Please delete options that are not relevant.
- [x] Unit Test
Checklist:
- [x] My code follows the style guidelines of this project
- [x] I have performed a self-review of my own code
- [ ] I have commented my code, particularly in hard-to-understand areas
- [ ] I have made corresponding changes to the documentation
- [x] My changes generate no new warnings
- [ ] I have added tests that prove my fix is effective or that my feature works
- [x] New and existing unit tests pass locally with my changes
- [x] Any dependent changes have been merged and published in downstream modules
- [x] I have checked my code and corrected any misspellings
Maintainer Checklist
- [ ] closes #xxxx (Replace xxxx with the GitHub issue number)

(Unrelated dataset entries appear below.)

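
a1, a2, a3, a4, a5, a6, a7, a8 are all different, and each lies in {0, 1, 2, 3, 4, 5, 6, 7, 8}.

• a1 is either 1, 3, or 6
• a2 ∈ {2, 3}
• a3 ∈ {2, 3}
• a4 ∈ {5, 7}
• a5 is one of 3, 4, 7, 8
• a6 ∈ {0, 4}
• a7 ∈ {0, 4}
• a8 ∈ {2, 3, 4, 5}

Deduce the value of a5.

a2 and a3 share exactly the 2 values {2, 3}; by pigeonhole those values go to them, so strike 2, 3 from a1, a5, a8.
a6 and a7 share exactly the 2 values {0, 4}; by pigeonhole those values go to them, so strike 0, 4 from a5, a8.
That leaves a8 = 5. So a4 can't be 5.
That leaves a4 = 7. Remove 7 from a5.
So a5 = 8.

8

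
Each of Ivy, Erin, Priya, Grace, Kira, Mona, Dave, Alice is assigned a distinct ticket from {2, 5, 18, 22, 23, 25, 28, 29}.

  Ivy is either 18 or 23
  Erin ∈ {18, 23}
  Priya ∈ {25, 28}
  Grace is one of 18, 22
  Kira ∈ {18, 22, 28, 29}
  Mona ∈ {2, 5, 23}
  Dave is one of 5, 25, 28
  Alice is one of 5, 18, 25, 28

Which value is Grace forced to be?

22

Among the 8 variables, 2 fits only Mona (and all 8 values in {2, 5, 18, 22, 23, 25, 28, 29} must be used), so Mona = 2.
The 7 still-open variables together cover exactly {5, 18, 22, 23, 25, 28, 29} — 7 values for 7 variables — and 29 appears only in Kira's list, so Kira = 29.
The 6 still-open variables draw from only 6 values {5, 18, 22, 23, 25, 28}, so each is used; only Grace can be 22, hence Grace = 22.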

- [ ] Made sure Checks passed
@anantoj thanks for providing that fix! I ran & reviewed your code locally ... it looks good to me.
However in my case, the test_youtube_video/test_load_data fails. Is this the same for you too?
@LeonieFreisinger Thanks for pointing out the issue. I was not aware that the test suite uses a dummy VIDEO_ID, which breaks the video_id extraction. There's also another issue caused a recent commit 78301ee that modifies the metadata. I fixed all the issues in my recent commit and test_youtube_video/test_load_data passed on my end. Let me know if it's all good for you
@anantoj thanks for your fast answer!
I tested your code with this url: https://www.youtube.com/watch?v=RG7Edrbhdpk. I get an error "Could not retrieve a transcript for the video". Can you have a look into it?
Besides that, your code works fine for me. Thanks!
@LeonieFreisinger it seems that your video just doesn't have a transcript, which causes the issue.
It's also a warning raised by youtube_transcript_api instead of an error. The error, at least on my end, is a ValueError on embedchain's Youtube video loader here which is raised when the transcript is not found.
@anantoj You are right! So it should be fine. @deshraj @taranjeet The changes in the PR look good to me. Can you please re-trigger the workflows and merge the PR?
@anantoj Can you please resolve the merge conflicts so that we can merge the PR?
Hi @Dev-Khant, I've resolved the conflicts
@anantoj can you please fix the lint issues in the PR? You can run make lint format to format the code. Once that is fixed, we are ready to merge the PR.
Hi @deshraj, I fixed the lint issues.